Gov. Arnold Schwarzenegger alone makes up the third class of suckers. He negotiated new compacts for tribes to increase their slots, but the agreements put tribal leaders in a position to demand concessions on revenues, card rooms and slots at tracks. That's why there are hardly any new slots at tribal casinos.

Hospitality honchos say operators chasing management agreements can get sucked in by their own propaganda. The agreements are short-lived. The tribes can squeeze casino industry profits in the negotiations, milk operators in planning and running casinos, and ultimately go out on their own.

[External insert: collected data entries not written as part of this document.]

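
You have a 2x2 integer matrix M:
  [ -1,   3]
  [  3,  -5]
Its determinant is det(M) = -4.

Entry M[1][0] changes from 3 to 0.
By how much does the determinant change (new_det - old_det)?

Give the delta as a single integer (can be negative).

Cofactor C_10 = -3
Entry delta = 0 - 3 = -3
Det delta = entry_delta * cofactor = -3 * -3 = 9

Answer: 9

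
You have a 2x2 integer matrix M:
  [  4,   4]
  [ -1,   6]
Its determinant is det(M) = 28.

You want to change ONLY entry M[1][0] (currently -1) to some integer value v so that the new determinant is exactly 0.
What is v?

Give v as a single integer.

Answer: 6

Derivation:
det is linear in entry M[1][0]: det = old_det + (v - -1) * C_10
Cofactor C_10 = -4
Want det = 0: 28 + (v - -1) * -4 = 0
  (v - -1) = -28 / -4 = 7
  v = -1 + (7) = 6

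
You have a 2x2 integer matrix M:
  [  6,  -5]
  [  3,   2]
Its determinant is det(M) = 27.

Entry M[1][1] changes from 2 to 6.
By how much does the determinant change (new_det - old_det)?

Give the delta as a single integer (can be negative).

Cofactor C_11 = 6
Entry delta = 6 - 2 = 4
Det delta = entry_delta * cofactor = 4 * 6 = 24

Answer: 24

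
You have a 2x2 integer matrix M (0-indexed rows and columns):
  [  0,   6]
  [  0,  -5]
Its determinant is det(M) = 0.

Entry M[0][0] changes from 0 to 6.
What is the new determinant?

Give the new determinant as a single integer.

det is linear in row 0: changing M[0][0] by delta changes det by delta * cofactor(0,0).
Cofactor C_00 = (-1)^(0+0) * minor(0,0) = -5
Entry delta = 6 - 0 = 6
Det delta = 6 * -5 = -30
New det = 0 + -30 = -30

Answer: -30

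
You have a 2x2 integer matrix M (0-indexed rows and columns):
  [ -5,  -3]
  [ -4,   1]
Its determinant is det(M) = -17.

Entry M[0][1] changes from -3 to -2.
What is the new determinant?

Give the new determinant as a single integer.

det is linear in row 0: changing M[0][1] by delta changes det by delta * cofactor(0,1).
Cofactor C_01 = (-1)^(0+1) * minor(0,1) = 4
Entry delta = -2 - -3 = 1
Det delta = 1 * 4 = 4
New det = -17 + 4 = -13

Answer: -13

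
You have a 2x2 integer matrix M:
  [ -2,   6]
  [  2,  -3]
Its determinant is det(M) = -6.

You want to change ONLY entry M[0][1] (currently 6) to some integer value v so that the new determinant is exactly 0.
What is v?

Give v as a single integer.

det is linear in entry M[0][1]: det = old_det + (v - 6) * C_01
Cofactor C_01 = -2
Want det = 0: -6 + (v - 6) * -2 = 0
  (v - 6) = 6 / -2 = -3
  v = 6 + (-3) = 3

Answer: 3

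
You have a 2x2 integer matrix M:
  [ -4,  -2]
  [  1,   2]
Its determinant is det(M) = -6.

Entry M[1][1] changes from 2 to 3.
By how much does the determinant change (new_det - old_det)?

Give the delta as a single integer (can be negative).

Cofactor C_11 = -4
Entry delta = 3 - 2 = 1
Det delta = entry_delta * cofactor = 1 * -4 = -4

Answer: -4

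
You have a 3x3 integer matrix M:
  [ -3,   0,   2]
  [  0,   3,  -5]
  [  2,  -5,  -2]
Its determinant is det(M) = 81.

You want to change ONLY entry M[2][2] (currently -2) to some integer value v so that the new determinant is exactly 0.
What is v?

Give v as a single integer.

det is linear in entry M[2][2]: det = old_det + (v - -2) * C_22
Cofactor C_22 = -9
Want det = 0: 81 + (v - -2) * -9 = 0
  (v - -2) = -81 / -9 = 9
  v = -2 + (9) = 7

Answer: 7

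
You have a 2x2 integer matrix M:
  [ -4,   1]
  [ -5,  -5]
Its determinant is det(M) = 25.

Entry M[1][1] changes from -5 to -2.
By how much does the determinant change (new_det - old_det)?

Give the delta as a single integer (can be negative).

Cofactor C_11 = -4
Entry delta = -2 - -5 = 3
Det delta = entry_delta * cofactor = 3 * -4 = -12

Answer: -12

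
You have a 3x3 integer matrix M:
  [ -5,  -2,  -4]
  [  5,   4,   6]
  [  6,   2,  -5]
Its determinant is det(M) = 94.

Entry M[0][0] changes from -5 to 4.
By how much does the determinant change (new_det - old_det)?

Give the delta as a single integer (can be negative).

Cofactor C_00 = -32
Entry delta = 4 - -5 = 9
Det delta = entry_delta * cofactor = 9 * -32 = -288

Answer: -288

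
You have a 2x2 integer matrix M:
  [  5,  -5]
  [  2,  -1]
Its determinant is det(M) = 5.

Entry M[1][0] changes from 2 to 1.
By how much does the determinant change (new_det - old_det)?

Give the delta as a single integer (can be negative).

Answer: -5

Derivation:
Cofactor C_10 = 5
Entry delta = 1 - 2 = -1
Det delta = entry_delta * cofactor = -1 * 5 = -5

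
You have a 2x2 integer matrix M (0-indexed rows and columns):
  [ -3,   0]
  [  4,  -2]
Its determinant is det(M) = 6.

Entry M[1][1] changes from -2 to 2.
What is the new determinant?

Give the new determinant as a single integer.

det is linear in row 1: changing M[1][1] by delta changes det by delta * cofactor(1,1).
Cofactor C_11 = (-1)^(1+1) * minor(1,1) = -3
Entry delta = 2 - -2 = 4
Det delta = 4 * -3 = -12
New det = 6 + -12 = -6

Answer: -6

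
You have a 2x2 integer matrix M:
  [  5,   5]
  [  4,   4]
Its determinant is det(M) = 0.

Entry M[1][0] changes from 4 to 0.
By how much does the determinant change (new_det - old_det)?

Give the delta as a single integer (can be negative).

Answer: 20

Derivation:
Cofactor C_10 = -5
Entry delta = 0 - 4 = -4
Det delta = entry_delta * cofactor = -4 * -5 = 20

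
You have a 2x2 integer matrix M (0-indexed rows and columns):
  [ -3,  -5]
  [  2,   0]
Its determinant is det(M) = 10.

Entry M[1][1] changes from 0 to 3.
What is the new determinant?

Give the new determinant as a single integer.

Answer: 1

Derivation:
det is linear in row 1: changing M[1][1] by delta changes det by delta * cofactor(1,1).
Cofactor C_11 = (-1)^(1+1) * minor(1,1) = -3
Entry delta = 3 - 0 = 3
Det delta = 3 * -3 = -9
New det = 10 + -9 = 1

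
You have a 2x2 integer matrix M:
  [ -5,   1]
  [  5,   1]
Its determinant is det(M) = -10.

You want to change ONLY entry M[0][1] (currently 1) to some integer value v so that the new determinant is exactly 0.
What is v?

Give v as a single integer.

det is linear in entry M[0][1]: det = old_det + (v - 1) * C_01
Cofactor C_01 = -5
Want det = 0: -10 + (v - 1) * -5 = 0
  (v - 1) = 10 / -5 = -2
  v = 1 + (-2) = -1

Answer: -1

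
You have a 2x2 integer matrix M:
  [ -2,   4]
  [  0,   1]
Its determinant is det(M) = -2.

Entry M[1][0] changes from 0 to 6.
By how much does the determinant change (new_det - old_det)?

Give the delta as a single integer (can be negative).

Cofactor C_10 = -4
Entry delta = 6 - 0 = 6
Det delta = entry_delta * cofactor = 6 * -4 = -24

Answer: -24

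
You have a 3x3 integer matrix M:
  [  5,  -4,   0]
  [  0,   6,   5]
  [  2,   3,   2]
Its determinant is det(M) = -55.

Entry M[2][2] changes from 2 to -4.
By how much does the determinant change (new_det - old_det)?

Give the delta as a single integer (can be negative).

Answer: -180

Derivation:
Cofactor C_22 = 30
Entry delta = -4 - 2 = -6
Det delta = entry_delta * cofactor = -6 * 30 = -180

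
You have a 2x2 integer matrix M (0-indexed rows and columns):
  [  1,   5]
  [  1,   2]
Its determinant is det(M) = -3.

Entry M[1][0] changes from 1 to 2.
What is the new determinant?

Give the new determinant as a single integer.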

Finally, the tribes themselves are often suckers, falling for their own propaganda that any development solves social woes. It only works if the money they earn is seriously reinvested in economic development and treating fundamental social problems.

Players, government, operators and tribes who think gaming is a long-term solution to short-term problems have it backward. It's a short-term fix for long-term problems.

The suckers have one characteristic in common. They all self-victimize. Las Vegas is not among them, and industry insiders here say it won't be as long as operators continuously reinvent themselves, the Strip and the destination.

This is the task at which the gaming industry has always excelled. With new towers at The Venetian, Mandalay Bay, Bellagio and Caesars Palace; Wynn Las Vegas planning the grandest grand opening ever; and developers jumping at opportunities around the north end of the Strip, we'll see how well they do this time. Hospitality executives in the Southland say there isn't likely to be a better show on earth, anywhere.